I have not seen this type of gonjo ornamentation in an old keris, only in recently made ones."


I was not referring to the similar exaggerated style that is shown in The Little Red Book.

It is the spiral treatment that I have only seen in recent keris.

The similar form that we see in the Ghiringhelli book, and again in the Jasper & Pirngadie book, looks like a forerunner of the spiral.

But what do I mean by "recent"?

Pretty spongy sort of expression, isn't it? Maybe I'm doing an imitation of Humpty Dumpty, you know:-

"When I use a word it means just what I choose it to mean—neither more nor less."

I need to stop reading Lewis Carroll.

With Javanese keris I probably think of recent as PBX era and later, but I think of post 1980 as kamardikan. Javanese people generally seem to think of keris after Sultan Agung as recent.
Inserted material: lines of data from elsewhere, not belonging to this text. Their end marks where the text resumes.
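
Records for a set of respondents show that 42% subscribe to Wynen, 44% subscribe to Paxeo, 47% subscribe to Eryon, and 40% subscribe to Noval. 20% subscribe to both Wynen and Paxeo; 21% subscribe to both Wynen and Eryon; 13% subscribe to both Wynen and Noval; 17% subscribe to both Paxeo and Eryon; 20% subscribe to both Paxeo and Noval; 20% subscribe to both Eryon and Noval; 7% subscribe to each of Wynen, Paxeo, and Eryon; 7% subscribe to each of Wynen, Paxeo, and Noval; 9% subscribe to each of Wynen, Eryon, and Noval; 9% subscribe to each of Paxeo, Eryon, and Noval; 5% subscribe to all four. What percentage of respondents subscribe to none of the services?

Inclusion–exclusion gives
P(≥1) = 42 + 44 + 47 + 40 − 20 − 21 − 13 − 17 − 20 − 20 + 7 + 7 + 9 + 9 − 5 = 89%
P(none) = 100% − 89% = 11%

11%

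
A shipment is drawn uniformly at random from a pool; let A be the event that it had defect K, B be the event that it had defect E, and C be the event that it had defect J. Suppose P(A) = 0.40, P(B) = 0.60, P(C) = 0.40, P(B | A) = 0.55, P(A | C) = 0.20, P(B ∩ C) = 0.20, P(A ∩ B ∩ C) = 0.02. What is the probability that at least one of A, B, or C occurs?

0.92

P(A ∩ B) = P(A)·P(B|A) = 0.40 × 0.55 = 0.22
P(A ∩ C) = P(C)·P(A|C) = 0.40 × 0.20 = 0.08
P(A ∪ B ∪ C) = 0.40 + 0.60 + 0.40 − 0.22 − 0.08 − 0.20 + 0.02 = 0.92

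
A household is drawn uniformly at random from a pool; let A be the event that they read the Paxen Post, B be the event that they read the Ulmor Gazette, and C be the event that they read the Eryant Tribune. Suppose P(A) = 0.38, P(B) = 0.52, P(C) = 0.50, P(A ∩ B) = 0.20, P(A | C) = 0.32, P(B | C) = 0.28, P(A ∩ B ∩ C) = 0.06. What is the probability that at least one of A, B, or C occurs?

0.96

P(A ∩ C) = P(C)·P(A|C) = 0.50 × 0.32 = 0.16
P(B ∩ C) = P(C)·P(B|C) = 0.50 × 0.28 = 0.14
Inclusion–exclusion gives
P(A ∪ B ∪ C) = 0.38 + 0.52 + 0.50 − 0.20 − 0.16 − 0.14 + 0.06 = 0.96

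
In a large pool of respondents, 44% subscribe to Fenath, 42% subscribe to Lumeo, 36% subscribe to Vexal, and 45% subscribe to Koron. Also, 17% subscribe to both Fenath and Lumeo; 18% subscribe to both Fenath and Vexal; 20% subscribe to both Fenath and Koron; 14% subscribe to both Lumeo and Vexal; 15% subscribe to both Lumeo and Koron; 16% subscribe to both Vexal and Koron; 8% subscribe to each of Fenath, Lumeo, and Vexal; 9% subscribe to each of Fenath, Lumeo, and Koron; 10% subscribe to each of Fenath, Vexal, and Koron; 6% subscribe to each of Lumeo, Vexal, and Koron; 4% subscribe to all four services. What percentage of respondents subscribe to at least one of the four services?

By inclusion-exclusion,
P(union) = 44 + 42 + 36 + 45 − 17 − 18 − 20 − 14 − 15 − 16 + 8 + 9 + 10 + 6 − 4 = 96%

96%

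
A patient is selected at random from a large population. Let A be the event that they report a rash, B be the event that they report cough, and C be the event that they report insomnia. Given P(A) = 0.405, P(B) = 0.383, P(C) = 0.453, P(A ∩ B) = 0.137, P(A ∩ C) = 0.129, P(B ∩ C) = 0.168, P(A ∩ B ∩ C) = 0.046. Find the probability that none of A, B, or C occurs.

0.147

Inclusion–exclusion gives
P(A ∪ B ∪ C) = 0.405 + 0.383 + 0.453 − 0.137 − 0.129 − 0.168 + 0.046 = 0.853
P(none) = 1 − 0.853 = 0.147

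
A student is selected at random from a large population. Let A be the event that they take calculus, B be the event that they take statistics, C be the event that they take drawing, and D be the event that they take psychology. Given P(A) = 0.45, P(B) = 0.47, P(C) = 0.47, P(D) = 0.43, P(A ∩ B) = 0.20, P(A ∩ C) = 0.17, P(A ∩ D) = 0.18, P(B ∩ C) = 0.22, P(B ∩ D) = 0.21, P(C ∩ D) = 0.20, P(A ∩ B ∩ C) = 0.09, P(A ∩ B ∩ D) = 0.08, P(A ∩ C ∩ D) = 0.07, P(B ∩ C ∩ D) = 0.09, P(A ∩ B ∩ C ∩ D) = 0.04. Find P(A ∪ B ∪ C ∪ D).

P(A ∪ B ∪ C ∪ D) = 0.45 + 0.47 + 0.47 + 0.43 − 0.20 − 0.17 − 0.18 − 0.22 − 0.21 − 0.20 + 0.09 + 0.08 + 0.07 + 0.09 − 0.04 = 0.93

0.93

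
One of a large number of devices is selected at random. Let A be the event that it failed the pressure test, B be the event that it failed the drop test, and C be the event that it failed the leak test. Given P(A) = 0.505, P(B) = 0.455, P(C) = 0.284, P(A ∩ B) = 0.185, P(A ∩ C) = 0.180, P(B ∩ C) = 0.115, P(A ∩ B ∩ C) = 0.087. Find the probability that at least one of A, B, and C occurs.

P(A ∪ B ∪ C) = 0.505 + 0.455 + 0.284 − 0.185 − 0.180 − 0.115 + 0.087 = 0.851

0.851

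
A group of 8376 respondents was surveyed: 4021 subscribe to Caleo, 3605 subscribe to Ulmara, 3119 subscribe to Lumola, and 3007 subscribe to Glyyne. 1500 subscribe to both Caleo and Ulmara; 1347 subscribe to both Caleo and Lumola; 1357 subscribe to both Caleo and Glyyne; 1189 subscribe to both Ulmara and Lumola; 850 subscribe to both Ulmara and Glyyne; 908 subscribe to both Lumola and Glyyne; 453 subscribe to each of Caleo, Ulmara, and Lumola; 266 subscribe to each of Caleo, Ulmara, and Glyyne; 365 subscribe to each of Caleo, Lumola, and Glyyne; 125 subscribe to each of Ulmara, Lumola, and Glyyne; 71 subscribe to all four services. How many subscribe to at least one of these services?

7739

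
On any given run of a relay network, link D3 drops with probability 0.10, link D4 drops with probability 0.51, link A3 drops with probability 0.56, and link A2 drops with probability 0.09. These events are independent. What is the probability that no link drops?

0.1765764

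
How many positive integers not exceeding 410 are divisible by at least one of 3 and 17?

floor(410/3) + floor(410/17) − floor(410/51) = 136 + 24 − 8 = 152

152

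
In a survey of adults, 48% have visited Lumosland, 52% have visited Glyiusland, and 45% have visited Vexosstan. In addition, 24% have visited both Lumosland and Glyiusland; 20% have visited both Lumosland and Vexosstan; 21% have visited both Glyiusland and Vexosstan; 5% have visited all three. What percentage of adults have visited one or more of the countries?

85%

Using inclusion–exclusion:
P(union) = 48 + 52 + 45 − 24 − 20 − 21 + 5 = 85%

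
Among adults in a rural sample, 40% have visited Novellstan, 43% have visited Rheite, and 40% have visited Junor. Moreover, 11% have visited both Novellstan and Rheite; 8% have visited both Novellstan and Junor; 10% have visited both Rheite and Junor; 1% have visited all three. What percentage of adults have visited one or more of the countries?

Apply inclusion-exclusion:
P(at least one) = 40 + 43 + 40 − 11 − 8 − 10 + 1 = 95%

95%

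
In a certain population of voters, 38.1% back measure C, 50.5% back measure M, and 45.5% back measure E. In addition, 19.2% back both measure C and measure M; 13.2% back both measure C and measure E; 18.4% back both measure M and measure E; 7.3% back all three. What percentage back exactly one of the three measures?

Using the inclusion–exclusion count for exactly one event:
P(exactly one) = 38.1 + 50.5 + 45.5 − 2·19.2 − 2·13.2 − 2·18.4 + 3·7.3 = 54.4%

54.4%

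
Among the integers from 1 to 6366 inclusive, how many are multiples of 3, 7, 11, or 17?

Inclusion–exclusion gives
2122 + 909 + 578 + 374 − 303 − 192 − 124 − 82 − 53 − 34 + 27 + 17 + 11 + 4 − 1 = 3253

3253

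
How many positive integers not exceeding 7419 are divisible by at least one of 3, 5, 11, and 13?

⌊7419/3⌋ + ⌊7419/5⌋ + ⌊7419/11⌋ + ⌊7419/13⌋ − ⌊7419/15⌋ − ⌊7419/33⌋ − ⌊7419/39⌋ − ⌊7419/55⌋ − ⌊7419/65⌋ − ⌊7419/143⌋ + ⌊7419/165⌋ + ⌊7419/195⌋ + ⌊7419/429⌋ + ⌊7419/715⌋ − ⌊7419/2145⌋ = 2473 + 1483 + 674 + 570 − 494 − 224 − 190 − 134 − 114 − 51 + 44 + 38 + 17 + 10 − 3 = 4099

4099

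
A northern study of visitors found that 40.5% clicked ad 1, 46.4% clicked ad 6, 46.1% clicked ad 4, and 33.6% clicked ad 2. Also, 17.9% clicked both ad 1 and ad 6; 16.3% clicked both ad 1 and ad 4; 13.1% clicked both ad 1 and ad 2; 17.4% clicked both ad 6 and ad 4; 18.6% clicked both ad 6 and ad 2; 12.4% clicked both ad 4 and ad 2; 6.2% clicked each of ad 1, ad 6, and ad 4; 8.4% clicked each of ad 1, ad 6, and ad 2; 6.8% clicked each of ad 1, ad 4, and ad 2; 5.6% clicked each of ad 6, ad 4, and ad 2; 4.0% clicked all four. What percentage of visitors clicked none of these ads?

Using inclusion–exclusion:
P(union) = 40.5 + 46.4 + 46.1 + 33.6 − 17.9 − 16.3 − 13.1 − 17.4 − 18.6 − 12.4 + 6.2 + 8.4 + 6.8 + 5.6 − 4.0 = 93.9%
P(none) = 100% − 93.9% = 6.1%

6.1%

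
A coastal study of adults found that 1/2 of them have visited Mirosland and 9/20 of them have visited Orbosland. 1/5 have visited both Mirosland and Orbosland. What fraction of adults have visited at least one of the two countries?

3/4

By inclusion–exclusion:
P(≥1) = 1/2 + 9/20 − 1/5 = 3/4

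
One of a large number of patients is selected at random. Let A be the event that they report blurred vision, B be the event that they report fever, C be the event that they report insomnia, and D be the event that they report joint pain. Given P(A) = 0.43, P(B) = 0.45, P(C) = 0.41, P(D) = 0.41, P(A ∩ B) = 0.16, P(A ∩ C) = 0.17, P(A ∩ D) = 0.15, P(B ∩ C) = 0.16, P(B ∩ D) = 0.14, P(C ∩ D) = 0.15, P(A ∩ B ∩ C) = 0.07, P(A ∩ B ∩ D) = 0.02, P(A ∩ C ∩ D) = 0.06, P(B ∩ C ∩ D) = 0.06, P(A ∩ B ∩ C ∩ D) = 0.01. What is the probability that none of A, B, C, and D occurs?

Using inclusion–exclusion:
P(A ∪ B ∪ C ∪ D) = 0.43 + 0.45 + 0.41 + 0.41 − 0.16 − 0.17 − 0.15 − 0.16 − 0.14 − 0.15 + 0.07 + 0.02 + 0.06 + 0.06 − 0.01 = 0.97
P(none) = 1 − 0.97 = 0.03

0.03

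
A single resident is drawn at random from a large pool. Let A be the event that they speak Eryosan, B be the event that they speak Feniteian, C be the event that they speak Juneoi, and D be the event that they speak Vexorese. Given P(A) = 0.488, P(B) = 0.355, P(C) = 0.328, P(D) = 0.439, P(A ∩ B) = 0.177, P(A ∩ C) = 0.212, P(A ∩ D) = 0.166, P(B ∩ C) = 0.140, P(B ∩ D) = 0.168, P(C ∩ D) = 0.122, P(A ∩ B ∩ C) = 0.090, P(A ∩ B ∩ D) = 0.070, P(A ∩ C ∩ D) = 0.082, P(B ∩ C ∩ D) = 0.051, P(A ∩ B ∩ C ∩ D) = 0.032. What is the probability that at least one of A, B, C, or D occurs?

Inclusion–exclusion gives
P(A ∪ B ∪ C ∪ D) = 0.488 + 0.355 + 0.328 + 0.439 − 0.177 − 0.212 − 0.166 − 0.140 − 0.168 − 0.122 + 0.090 + 0.070 + 0.082 + 0.051 − 0.032 = 0.886

0.886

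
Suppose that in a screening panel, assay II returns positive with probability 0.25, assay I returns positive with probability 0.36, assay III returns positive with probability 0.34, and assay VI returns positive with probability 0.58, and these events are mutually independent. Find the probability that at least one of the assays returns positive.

P(none) = (1 − 0.25) × (1 − 0.36) × (1 − 0.34) × (1 − 0.58) = 0.75 × 0.64 × 0.66 × 0.42 = 0.133056
P(at least one) = 1 − 0.133056 = 0.866944

0.866944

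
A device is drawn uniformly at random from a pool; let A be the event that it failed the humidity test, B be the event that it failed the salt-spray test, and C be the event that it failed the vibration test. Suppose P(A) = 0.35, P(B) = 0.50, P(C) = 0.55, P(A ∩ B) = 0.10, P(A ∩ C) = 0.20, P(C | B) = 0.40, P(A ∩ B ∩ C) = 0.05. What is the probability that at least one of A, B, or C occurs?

0.95

P(B ∩ C) = P(B)·P(C|B) = 0.50 × 0.40 = 0.20
P(A ∪ B ∪ C) = 0.35 + 0.50 + 0.55 − 0.10 − 0.20 − 0.20 + 0.05 = 0.95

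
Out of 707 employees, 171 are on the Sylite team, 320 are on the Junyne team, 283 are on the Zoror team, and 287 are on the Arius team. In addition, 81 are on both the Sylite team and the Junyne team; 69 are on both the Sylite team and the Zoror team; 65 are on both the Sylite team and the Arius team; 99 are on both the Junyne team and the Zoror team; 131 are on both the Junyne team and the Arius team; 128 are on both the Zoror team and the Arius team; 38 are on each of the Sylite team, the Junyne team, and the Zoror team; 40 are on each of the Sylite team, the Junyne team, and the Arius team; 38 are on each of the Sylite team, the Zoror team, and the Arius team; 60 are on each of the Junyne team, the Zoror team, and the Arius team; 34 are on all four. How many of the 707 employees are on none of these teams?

By inclusion-exclusion,
|at least one| = 171 + 320 + 283 + 287 − 81 − 69 − 65 − 99 − 131 − 128 + 38 + 40 + 38 + 60 − 34 = 630
None: 707 − 630 = 77

77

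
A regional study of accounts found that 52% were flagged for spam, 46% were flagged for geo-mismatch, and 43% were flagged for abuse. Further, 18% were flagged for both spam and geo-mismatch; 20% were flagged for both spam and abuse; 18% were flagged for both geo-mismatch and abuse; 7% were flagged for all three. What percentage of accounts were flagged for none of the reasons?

8%

Using inclusion–exclusion:
P(at least one) = 52 + 46 + 43 − 18 − 20 − 18 + 7 = 92%
P(none) = 100% − 92% = 8%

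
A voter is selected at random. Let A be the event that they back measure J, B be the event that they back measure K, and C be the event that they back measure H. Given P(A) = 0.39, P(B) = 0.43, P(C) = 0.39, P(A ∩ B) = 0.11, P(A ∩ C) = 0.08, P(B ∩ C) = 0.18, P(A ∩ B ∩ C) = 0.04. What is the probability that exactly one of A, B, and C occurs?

0.59

P(exactly one) = 0.39 + 0.43 + 0.39 − 2·0.11 − 2·0.08 − 2·0.18 + 3·0.04 = 0.59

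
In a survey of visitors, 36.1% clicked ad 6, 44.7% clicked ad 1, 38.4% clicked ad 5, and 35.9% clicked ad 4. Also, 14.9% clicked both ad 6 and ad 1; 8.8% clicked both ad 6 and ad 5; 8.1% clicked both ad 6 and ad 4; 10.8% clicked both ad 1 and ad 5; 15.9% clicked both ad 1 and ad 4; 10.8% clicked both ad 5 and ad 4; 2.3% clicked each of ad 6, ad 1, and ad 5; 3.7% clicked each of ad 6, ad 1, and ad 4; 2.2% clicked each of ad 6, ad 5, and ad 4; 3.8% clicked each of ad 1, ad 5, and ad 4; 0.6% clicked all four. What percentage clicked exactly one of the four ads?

50.1%

By inclusion–exclusion (exactly-one form):
P(exactly one) = 36.1 + 44.7 + 38.4 + 35.9 − 2·14.9 − 2·8.8 − 2·8.1 − 2·10.8 − 2·15.9 − 2·10.8 + 3·2.3 + 3·3.7 + 3·2.2 + 3·3.8 − 4·0.6 = 50.1%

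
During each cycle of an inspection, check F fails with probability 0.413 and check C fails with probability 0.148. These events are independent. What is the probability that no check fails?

Since the events are independent, P(none) is the product of the individual non-occurrence probabilities.
P(none) = (1 − 0.413) × (1 − 0.148) = 0.587 × 0.852 = 0.500124

0.500124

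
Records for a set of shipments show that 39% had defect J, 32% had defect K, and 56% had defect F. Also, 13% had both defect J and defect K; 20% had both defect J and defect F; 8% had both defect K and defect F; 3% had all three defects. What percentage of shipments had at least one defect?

P(union) = 39 + 32 + 56 − 13 − 20 − 8 + 3 = 89%

89%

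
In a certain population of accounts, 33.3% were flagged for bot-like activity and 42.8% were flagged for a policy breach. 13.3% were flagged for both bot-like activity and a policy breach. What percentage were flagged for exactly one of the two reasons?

49.5%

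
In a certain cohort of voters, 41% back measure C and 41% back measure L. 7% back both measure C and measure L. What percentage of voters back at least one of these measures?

75%

Inclusion–exclusion gives
P(union) = 41 + 41 − 7 = 75%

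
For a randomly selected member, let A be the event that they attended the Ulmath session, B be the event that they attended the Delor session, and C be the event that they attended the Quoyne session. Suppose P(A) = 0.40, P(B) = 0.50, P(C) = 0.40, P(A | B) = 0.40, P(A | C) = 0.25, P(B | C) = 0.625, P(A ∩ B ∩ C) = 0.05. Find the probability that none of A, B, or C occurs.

0.20

P(A ∩ B) = P(B)·P(A|B) = 0.50 × 0.40 = 0.20
P(A ∩ C) = P(C)·P(A|C) = 0.40 × 0.25 = 0.10
P(B ∩ C) = P(C)·P(B|C) = 0.40 × 0.625 = 0.25
P(A ∪ B ∪ C) = 0.40 + 0.50 + 0.40 − 0.20 − 0.10 − 0.25 + 0.05 = 0.80
P(none) = 1 − 0.80 = 0.20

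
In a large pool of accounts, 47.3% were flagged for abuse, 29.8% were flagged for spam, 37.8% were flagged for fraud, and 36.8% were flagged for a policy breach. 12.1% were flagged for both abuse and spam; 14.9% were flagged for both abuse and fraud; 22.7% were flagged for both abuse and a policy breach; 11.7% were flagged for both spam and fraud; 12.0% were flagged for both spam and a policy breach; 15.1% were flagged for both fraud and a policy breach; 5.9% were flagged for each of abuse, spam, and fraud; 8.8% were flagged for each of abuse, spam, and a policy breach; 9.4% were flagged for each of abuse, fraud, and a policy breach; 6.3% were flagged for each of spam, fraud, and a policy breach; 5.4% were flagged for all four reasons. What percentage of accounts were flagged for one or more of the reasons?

P(≥1) = 47.3 + 29.8 + 37.8 + 36.8 − 12.1 − 14.9 − 22.7 − 11.7 − 12.0 − 15.1 + 5.9 + 8.8 + 9.4 + 6.3 − 5.4 = 88.2%

88.2%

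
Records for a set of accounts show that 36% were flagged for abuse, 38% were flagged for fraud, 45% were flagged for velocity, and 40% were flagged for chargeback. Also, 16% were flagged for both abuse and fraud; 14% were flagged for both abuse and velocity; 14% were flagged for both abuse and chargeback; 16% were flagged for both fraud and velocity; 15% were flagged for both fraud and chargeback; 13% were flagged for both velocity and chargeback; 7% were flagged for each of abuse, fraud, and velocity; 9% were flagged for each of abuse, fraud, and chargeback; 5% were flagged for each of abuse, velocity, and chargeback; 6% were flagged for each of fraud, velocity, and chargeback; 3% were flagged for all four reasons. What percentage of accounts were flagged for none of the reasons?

P(≥1) = 36 + 38 + 45 + 40 − 16 − 14 − 14 − 16 − 15 − 13 + 7 + 9 + 5 + 6 − 3 = 95%
P(none) = 100% − 95% = 5%

5%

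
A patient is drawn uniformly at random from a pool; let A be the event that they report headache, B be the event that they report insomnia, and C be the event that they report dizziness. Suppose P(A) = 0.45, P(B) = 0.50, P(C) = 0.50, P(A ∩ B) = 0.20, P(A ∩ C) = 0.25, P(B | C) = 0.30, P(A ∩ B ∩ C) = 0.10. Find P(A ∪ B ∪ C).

P(B ∩ C) = P(C)·P(B|C) = 0.50 × 0.30 = 0.15
By inclusion–exclusion:
P(A ∪ B ∪ C) = 0.45 + 0.50 + 0.50 − 0.20 − 0.25 − 0.15 + 0.10 = 0.95

0.95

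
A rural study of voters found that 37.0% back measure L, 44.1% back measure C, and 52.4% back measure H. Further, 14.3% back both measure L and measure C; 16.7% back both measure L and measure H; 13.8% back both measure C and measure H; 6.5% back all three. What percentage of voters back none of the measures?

By inclusion–exclusion:
P(at least one) = 37.0 + 44.1 + 52.4 − 14.3 − 16.7 − 13.8 + 6.5 = 95.2%
P(none) = 100% − 95.2% = 4.8%

4.8%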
With Balinese keris I have come to the belief that after the puputans the rules of the game changed. I think of pre-puputan as still being a part of the old society, & thus an "old keris", and post-puputan as being a part of the new Bali, and thus a recent keris.

These are my own parameters, I'm not using something general here, just my own way of thinking about these things.

I've never given much thought to this spiral treatment in the greneng, but accepting the propensity for Balinese symbolism to be dominated by the number three, I am beginning to wonder just what symbolism might be intended to be conveyed by this substitution of a spiral for the more usual treatments found in the greneng.